Trump’s rise has thrown the religious right into turmoil. How Democrats could become the party of God.
In late November of 1973, about 50 evangelical leaders convened at a shabby YMCA hotel in Chicago for what they hoped would be a generation-defining gathering. Attendees at the Thanksgiving Workshop of Evangelical Social Concern got to work assembling a document that would serve as a manifesto for the future of their movement. They condemned institutionalized racism, unfettered capitalism, and the Vietnam War, and they proclaimed that “God lays total claim upon the lives of his people.” The stakes were high, and they knew it. “For better or for worse,” activist Ron Sider predicted, American evangelicals “will exercise the dominant religious influence in the next decade.”
As we now know, Sider was right—just not exactly as he hoped. A few years later, Baptist pastor Jerry Falwell and other leaders began to coalesce around a right-wing political agenda very different from the one laid out at the Thanksgiving Workshop. Since then, conservative evangelicals have dominated election narratives and policy battles and prompted cultural skirmishes over things like Kim Davis’ visit with the pope. If you read only the headlines on religion in America, it would be easy to assume that Christians are a unified mob of anti-gay, anti-government caricatures—as President Obama uncharitably put it back in 2008, those clinging to their guns or their religion.
Look closer, however, and conservative evangelicalism is showing serious cracks, particularly as a political movement. Its leaders are in crisis mode over the candidacy of Donald Trump, with some begrudgingly supporting him as their best hope against Hillary Clinton and others deriding him as an immoral charlatan. Marriage equality is the law of the land, and the big new issue for conservatives is religious liberty, which presumes a subservient status for Christians—the onetime “moral majority” as a minority group requiring special protection. The future of conservative evangelicalism as the dominant expression of American Christianity looks dubious, if not doomed.
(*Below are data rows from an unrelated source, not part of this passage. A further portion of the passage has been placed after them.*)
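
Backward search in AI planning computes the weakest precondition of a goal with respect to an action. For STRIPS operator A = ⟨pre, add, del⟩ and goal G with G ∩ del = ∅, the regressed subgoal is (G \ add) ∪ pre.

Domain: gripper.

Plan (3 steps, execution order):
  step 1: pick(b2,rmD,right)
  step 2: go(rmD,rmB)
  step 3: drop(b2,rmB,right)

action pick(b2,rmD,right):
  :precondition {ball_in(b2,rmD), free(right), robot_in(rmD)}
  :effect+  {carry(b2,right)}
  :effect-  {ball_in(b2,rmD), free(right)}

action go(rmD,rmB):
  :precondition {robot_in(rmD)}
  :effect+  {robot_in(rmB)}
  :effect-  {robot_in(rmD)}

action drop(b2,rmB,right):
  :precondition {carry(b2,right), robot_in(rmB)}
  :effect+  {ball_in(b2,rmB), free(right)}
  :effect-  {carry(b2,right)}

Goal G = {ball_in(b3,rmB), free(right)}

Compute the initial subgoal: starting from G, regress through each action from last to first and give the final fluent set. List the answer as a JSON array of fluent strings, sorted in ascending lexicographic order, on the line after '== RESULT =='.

Work backward from the goal:
  through step 3 (drop(b2,rmB,right)): drop {free(right)}, keep {ball_in(b3,rmB)}, require {carry(b2,right), robot_in(rmB)}
    → {ball_in(b3,rmB), carry(b2,right), robot_in(rmB)}
  through step 2 (go(rmD,rmB)): drop {robot_in(rmB)}, keep {ball_in(b3,rmB), carry(b2,right)}, require {robot_in(rmD)}
    → {ball_in(b3,rmB), carry(b2,right), robot_in(rmD)}
  through step 1 (pick(b2,rmD,right)): drop {carry(b2,right)}, keep {ball_in(b3,rmB), robot_in(rmD)}, require {ball_in(b2,rmD), free(right), robot_in(rmD)}
    → {ball_in(b2,rmD), ball_in(b3,rmB), free(right), robot_in(rmD)}

== RESULT ==
["ball_in(b2,rmD)", "ball_in(b3,rmB)", "free(right)", "robot_in(rmD)"]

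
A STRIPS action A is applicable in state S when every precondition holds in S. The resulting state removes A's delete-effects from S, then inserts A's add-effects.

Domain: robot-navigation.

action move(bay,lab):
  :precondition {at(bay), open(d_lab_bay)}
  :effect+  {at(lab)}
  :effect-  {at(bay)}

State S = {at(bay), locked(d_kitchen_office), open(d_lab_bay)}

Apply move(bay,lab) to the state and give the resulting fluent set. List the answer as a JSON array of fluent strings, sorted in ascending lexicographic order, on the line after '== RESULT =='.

Compute (S \ del) ∪ add:
  pre ⊆ S: {at(bay), open(d_lab_bay)} ⊆ S  — applicable
  S \ del = {locked(d_kitchen_office), open(d_lab_bay)}
  ∪ add   = {at(lab), locked(d_kitchen_office), open(d_lab_bay)}

== RESULT ==
["at(lab)", "locked(d_kitchen_office)", "open(d_lab_bay)"]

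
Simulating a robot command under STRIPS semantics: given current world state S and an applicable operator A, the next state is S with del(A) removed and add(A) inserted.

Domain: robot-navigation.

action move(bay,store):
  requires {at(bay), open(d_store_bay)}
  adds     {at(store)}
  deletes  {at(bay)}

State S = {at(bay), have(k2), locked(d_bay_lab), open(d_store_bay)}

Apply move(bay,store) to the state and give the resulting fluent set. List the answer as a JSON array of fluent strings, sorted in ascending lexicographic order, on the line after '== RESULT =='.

Compute (S \ del) ∪ add:
  pre ⊆ S: {at(bay), open(d_store_bay)} ⊆ S  — applicable
  S \ del = {have(k2), locked(d_bay_lab), open(d_store_bay)}
  ∪ add   = {at(store), have(k2), locked(d_bay_lab), open(d_store_bay)}

== RESULT ==
["at(store)", "have(k2)", "locked(d_bay_lab)", "open(d_store_bay)"]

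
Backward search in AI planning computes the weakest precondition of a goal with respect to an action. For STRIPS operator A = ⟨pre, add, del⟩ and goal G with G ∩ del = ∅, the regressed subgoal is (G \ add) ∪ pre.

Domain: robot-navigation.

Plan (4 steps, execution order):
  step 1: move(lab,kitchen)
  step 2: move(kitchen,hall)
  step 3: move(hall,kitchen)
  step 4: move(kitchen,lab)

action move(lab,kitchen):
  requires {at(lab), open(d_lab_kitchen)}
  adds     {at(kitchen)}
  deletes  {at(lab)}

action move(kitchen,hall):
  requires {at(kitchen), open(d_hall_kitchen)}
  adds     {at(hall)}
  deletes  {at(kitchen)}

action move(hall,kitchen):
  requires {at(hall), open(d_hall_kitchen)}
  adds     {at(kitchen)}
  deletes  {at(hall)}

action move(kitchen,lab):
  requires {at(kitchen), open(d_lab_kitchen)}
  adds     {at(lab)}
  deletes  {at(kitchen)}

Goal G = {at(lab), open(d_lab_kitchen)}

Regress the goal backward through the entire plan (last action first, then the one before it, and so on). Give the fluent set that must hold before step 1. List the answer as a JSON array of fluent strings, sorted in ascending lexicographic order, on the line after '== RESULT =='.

Regress step by step:
  through step 4 (move(kitchen,lab)): drop {at(lab)}, keep {open(d_lab_kitchen)}, require {at(kitchen), open(d_lab_kitchen)}
    → {at(kitchen), open(d_lab_kitchen)}
  through step 3 (move(hall,kitchen)): drop {at(kitchen)}, keep {open(d_lab_kitchen)}, require {at(hall), open(d_hall_kitchen)}
    → {at(hall), open(d_hall_kitchen), open(d_lab_kitchen)}
  through step 2 (move(kitchen,hall)): drop {at(hall)}, keep {open(d_hall_kitchen), open(d_lab_kitchen)}, require {at(kitchen), open(d_hall_kitchen)}
    → {at(kitchen), open(d_hall_kitchen), open(d_lab_kitchen)}
  through step 1 (move(lab,kitchen)): drop {at(kitchen)}, keep {open(d_hall_kitchen), open(d_lab_kitchen)}, require {at(lab), open(d_lab_kitchen)}
    → {at(lab), open(d_hall_kitchen), open(d_lab_kitchen)}

== RESULT ==
["at(lab)", "open(d_hall_kitchen)", "open(d_lab_kitchen)"]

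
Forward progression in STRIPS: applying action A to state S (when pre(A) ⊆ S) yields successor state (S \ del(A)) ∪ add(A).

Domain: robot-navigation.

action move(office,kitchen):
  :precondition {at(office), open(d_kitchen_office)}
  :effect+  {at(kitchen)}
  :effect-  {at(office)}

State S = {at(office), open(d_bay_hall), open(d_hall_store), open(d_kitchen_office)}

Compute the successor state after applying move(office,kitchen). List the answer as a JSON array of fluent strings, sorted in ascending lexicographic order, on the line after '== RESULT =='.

Compute (S \ del) ∪ add:
  pre ⊆ S: {at(office), open(d_kitchen_office)} ⊆ S  — applicable
  S \ del = {open(d_bay_hall), open(d_hall_store), open(d_kitchen_office)}
  ∪ add   = {at(kitchen), open(d_bay_hall), open(d_hall_store), open(d_kitchen_office)}

== RESULT ==
["at(kitchen)", "open(d_bay_hall)", "open(d_hall_store)", "open(d_kitchen_office)"]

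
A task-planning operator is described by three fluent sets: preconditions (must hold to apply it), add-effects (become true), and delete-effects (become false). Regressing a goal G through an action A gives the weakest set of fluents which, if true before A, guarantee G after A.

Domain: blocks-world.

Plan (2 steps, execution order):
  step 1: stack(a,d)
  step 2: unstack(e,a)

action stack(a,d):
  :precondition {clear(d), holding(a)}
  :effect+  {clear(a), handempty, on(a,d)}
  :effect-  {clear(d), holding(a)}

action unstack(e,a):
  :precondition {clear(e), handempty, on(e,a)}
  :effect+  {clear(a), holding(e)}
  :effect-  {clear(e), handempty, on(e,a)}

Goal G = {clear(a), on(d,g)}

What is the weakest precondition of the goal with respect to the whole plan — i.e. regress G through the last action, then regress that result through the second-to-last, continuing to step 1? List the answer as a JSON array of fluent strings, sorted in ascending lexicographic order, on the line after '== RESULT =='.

Work backward from the goal:
  through step 2 (unstack(e,a)): drop {clear(a)}, keep {on(d,g)}, require {clear(e), handempty, on(e,a)}
    → {clear(e), handempty, on(d,g), on(e,a)}
  through step 1 (stack(a,d)): drop {handempty}, keep {clear(e), on(d,g), on(e,a)}, require {clear(d), holding(a)}
    → {clear(d), clear(e), holding(a), on(d,g), on(e,a)}

== RESULT ==
["clear(d)", "clear(e)", "holding(a)", "on(d,g)", "on(e,a)"]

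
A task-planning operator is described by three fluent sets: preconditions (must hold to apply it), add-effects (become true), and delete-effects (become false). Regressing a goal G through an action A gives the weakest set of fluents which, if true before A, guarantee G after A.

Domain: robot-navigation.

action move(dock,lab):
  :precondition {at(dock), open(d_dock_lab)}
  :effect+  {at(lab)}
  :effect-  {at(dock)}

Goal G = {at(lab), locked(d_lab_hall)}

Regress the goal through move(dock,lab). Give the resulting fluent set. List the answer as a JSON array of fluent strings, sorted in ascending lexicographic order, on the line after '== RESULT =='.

Regress:
  G ∩ del = {}  (empty — regression defined)
  G \ add = {at(lab), locked(d_lab_hall)} \ {at(lab)} = {locked(d_lab_hall)}
  ∪ pre   = {locked(d_lab_hall)} ∪ {at(dock), open(d_dock_lab)}
          = {at(dock), locked(d_lab_hall), open(d_dock_lab)}

== RESULT ==
["at(dock)", "locked(d_lab_hall)", "open(d_dock_lab)"]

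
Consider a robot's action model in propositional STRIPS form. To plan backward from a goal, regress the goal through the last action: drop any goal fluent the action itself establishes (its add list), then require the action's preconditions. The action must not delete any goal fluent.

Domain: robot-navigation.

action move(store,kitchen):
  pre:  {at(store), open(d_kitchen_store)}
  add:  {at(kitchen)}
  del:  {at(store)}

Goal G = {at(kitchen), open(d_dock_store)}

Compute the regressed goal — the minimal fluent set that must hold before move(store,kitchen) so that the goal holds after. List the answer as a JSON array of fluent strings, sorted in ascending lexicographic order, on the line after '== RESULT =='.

Compute (G \ add) ∪ pre:
  G ∩ del = {}  (empty — regression defined)
  G \ add = {at(kitchen), open(d_dock_store)} \ {at(kitchen)} = {open(d_dock_store)}
  ∪ pre   = {open(d_dock_store)} ∪ {at(store), open(d_kitchen_store)}
          = {at(store), open(d_dock_store), open(d_kitchen_store)}

== RESULT ==
["at(store)", "open(d_dock_store)", "open(d_kitchen_store)"]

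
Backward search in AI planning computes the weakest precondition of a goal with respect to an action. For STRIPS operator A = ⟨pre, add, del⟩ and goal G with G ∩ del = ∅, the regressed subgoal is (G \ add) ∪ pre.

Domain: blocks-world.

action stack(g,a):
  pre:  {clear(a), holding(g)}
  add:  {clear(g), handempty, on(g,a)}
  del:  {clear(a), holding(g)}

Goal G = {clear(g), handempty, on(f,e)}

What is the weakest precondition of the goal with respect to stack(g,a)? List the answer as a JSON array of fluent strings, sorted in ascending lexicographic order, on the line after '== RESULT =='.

Regress:
  G ∩ del = {}  (empty — regression defined)
  G \ add = {clear(g), handempty, on(f,e)} \ {clear(g), handempty, on(g,a)} = {on(f,e)}
  ∪ pre   = {on(f,e)} ∪ {clear(a), holding(g)}
          = {clear(a), holding(g), on(f,e)}

== RESULT ==
["clear(a)", "holding(g)", "on(f,e)"]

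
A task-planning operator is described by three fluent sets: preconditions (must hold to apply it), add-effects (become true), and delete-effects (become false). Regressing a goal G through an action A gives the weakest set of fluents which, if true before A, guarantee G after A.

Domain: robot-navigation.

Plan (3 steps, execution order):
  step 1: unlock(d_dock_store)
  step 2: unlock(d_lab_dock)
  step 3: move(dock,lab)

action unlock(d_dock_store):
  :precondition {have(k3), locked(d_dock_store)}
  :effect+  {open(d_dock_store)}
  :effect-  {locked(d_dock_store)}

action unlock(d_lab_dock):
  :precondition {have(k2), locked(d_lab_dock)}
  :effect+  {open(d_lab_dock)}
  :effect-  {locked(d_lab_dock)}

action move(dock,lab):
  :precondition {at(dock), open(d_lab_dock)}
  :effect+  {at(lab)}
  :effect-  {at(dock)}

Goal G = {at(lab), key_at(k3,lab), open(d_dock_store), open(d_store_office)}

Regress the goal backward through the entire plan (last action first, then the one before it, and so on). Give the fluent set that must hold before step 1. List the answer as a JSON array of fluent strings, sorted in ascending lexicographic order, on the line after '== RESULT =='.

Work backward from the goal:
  through step 3 (move(dock,lab)): drop {at(lab)}, keep {key_at(k3,lab), open(d_dock_store), open(d_store_office)}, require {at(dock), open(d_lab_dock)}
    → {at(dock), key_at(k3,lab), open(d_dock_store), open(d_lab_dock), open(d_store_office)}
  through step 2 (unlock(d_lab_dock)): drop {open(d_lab_dock)}, keep {at(dock), key_at(k3,lab), open(d_dock_store), open(d_store_office)}, require {have(k2), locked(d_lab_dock)}
    → {at(dock), have(k2), key_at(k3,lab), locked(d_lab_dock), open(d_dock_store), open(d_store_office)}
  through step 1 (unlock(d_dock_store)): drop {open(d_dock_store)}, keep {at(dock), have(k2), key_at(k3,lab), locked(d_lab_dock), open(d_store_office)}, require {have(k3), locked(d_dock_store)}
    → {at(dock), have(k2), have(k3), key_at(k3,lab), locked(d_dock_store), locked(d_lab_dock), open(d_store_office)}

== RESULT ==
["at(dock)", "have(k2)", "have(k3)", "key_at(k3,lab)", "locked(d_dock_store)", "locked(d_lab_dock)", "open(d_store_office)"]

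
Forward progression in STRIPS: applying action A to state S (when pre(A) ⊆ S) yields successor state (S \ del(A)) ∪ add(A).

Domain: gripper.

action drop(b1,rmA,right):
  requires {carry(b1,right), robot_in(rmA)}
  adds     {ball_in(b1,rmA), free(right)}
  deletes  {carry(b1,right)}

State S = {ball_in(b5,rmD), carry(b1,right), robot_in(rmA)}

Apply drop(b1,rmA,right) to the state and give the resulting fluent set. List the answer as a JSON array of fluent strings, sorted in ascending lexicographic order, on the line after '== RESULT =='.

Progress:
  pre ⊆ S: {carry(b1,right), robot_in(rmA)} ⊆ S  — applicable
  S \ del = {ball_in(b5,rmD), robot_in(rmA)}
  ∪ add   = {ball_in(b1,rmA), ball_in(b5,rmD), free(right), robot_in(rmA)}

== RESULT ==
["ball_in(b1,rmA)", "ball_in(b5,rmD)", "free(right)", "robot_in(rmA)"]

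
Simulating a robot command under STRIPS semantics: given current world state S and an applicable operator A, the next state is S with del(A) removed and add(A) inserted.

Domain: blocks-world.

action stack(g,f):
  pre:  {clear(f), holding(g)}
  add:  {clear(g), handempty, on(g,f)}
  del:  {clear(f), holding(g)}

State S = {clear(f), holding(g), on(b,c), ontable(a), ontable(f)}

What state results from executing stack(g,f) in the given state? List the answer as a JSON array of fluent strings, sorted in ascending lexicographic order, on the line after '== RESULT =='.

Progress:
  pre ⊆ S: {clear(f), holding(g)} ⊆ S  — applicable
  S \ del = {on(b,c), ontable(a), ontable(f)}
  ∪ add   = {clear(g), handempty, on(b,c), on(g,f), ontable(a), ontable(f)}

== RESULT ==
["clear(g)", "handempty", "on(b,c)", "on(g,f)", "ontable(a)", "ontable(f)"]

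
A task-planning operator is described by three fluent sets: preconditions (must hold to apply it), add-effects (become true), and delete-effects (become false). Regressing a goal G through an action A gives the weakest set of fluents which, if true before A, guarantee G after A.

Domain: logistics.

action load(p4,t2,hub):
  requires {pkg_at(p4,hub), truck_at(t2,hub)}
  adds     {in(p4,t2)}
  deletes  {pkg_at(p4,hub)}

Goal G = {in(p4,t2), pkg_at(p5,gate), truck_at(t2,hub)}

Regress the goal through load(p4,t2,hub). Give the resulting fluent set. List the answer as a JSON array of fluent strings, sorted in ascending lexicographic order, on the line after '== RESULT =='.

Compute (G \ add) ∪ pre:
  G ∩ del = {}  (empty — regression defined)
  G \ add = {in(p4,t2), pkg_at(p5,gate), truck_at(t2,hub)} \ {in(p4,t2)} = {pkg_at(p5,gate), truck_at(t2,hub)}
  ∪ pre   = {pkg_at(p5,gate), truck_at(t2,hub)} ∪ {pkg_at(p4,hub), truck_at(t2,hub)}
          = {pkg_at(p4,hub), pkg_at(p5,gate), truck_at(t2,hub)}

== RESULT ==
["pkg_at(p4,hub)", "pkg_at(p5,gate)", "truck_at(t2,hub)"]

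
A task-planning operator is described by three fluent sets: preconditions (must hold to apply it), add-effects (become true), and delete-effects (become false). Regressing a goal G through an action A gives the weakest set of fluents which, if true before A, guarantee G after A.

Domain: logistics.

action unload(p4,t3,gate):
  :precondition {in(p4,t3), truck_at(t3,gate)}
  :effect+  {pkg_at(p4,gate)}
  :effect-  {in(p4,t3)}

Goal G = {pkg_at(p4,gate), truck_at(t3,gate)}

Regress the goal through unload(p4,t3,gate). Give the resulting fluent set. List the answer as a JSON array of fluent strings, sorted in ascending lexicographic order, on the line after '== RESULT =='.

Compute (G \ add) ∪ pre:
  G ∩ del = {}  (empty — regression defined)
  G \ add = {pkg_at(p4,gate), truck_at(t3,gate)} \ {pkg_at(p4,gate)} = {truck_at(t3,gate)}
  ∪ pre   = {truck_at(t3,gate)} ∪ {in(p4,t3), truck_at(t3,gate)}
          = {in(p4,t3), truck_at(t3,gate)}

== RESULT ==
["in(p4,t3)", "truck_at(t3,gate)"]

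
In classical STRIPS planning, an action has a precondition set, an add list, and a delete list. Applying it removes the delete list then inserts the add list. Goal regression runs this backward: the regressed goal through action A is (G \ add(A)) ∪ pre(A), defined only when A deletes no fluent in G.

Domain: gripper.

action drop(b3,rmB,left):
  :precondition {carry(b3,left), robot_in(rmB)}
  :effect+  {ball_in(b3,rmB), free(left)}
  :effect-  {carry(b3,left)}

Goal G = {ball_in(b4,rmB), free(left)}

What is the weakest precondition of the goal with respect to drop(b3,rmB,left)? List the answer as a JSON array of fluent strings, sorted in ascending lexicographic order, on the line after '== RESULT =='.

Compute (G \ add) ∪ pre:
  G ∩ del = {}  (empty — regression defined)
  G \ add = {ball_in(b4,rmB), free(left)} \ {ball_in(b3,rmB), free(left)} = {ball_in(b4,rmB)}
  ∪ pre   = {ball_in(b4,rmB)} ∪ {carry(b3,left), robot_in(rmB)}
          = {ball_in(b4,rmB), carry(b3,left), robot_in(rmB)}

== RESULT ==
["ball_in(b4,rmB)", "carry(b3,left)", "robot_in(rmB)"]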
The cracking apart of evangelicalism’s influence is more than the end of an era. It’s an opportunity—for Democrats picturing a broad victory in November, yes, and for Republicans who think their party needs reinvention. But it’s also an opening for another “silent majority” within American society: liberal Christians, a term that for a generation has been relegated to an oxymoron. That Christian belief can coexist with, let alone support, left-leaning social and political views has so disappeared from living rooms and community halls that any public embrace of the idea elicits surprise. At a January campaign stop in Iowa, lifelong Methodist Hillary Clinton stirred up the blogosphere with a lengthy response to a question about what the Ten Commandments mean to her:
My study of the Bible, my many conversations with people of faith, has led me to believe the most important commandment is to love the Lord with all your might and to love your neighbor as yourself. … But I do believe that in many areas judgment should be left to God, that being more open, tolerant, and respectful is part of what makes me humble about my faith, and I am in awe of people who truly turn the other cheek all the time, who can go that extra mile that we are called to go, who keep finding ways to forgive and move on.
Clinton’s “But … ” captures the tension that animates liberal Christianity and the policy approaches that tend to flow from it. It’s important to follow God’s Old Testament orders but to leave many final judgments to him; to “love the Lord” butwith humility; to do justice but to “forgive and move on.” Implicit in that simple “but” is a subtle critique of the religious right, a movement whose public expressions are seen by the left as judgmental, narrow, and punitive—more “eye for an eye” than “turn the other cheek.”
British theologian Steve Holmes has summed it up more concisely: Liberal Christianity is “Christianity that is acutely alive to the challenges to belief coming from modern philosophy”—from experience as it is lived. As Clinton’s words indicate, this translates to a religious expression less focused on theological purity and more focused on social reform, or to put it another way, more interested in Earth now than in heaven later. Whether or not you interpret this as a triumph or a disgrace probably says something about where you fall on the theological spectrum, if you’re on it at all. It’s important to note that liberal Christianity and progressive politics don’t overlap perfectly—the evangelicals at the Thanksgiving Workshop in 1973 specifically pushed back against a watered-down theology by repeatedly referencing the “Lord Jesus Christ”—but they are allied closely enough that their futures are clearly entangled.
Liberal Christians today can be found in those who use Jesus’ inspiration to advocate for criminal justice reform, in feminists who view him as a disrupter of the patriarchy, and in the everyday churchgoers who see their values better reflected by the economic and social agenda of the mainstream left. They are mainline Protestants, Catholics, and evangelicals. And if they are ever going to reinsert themselves into the heartbeat of American culture, this just might be their moment.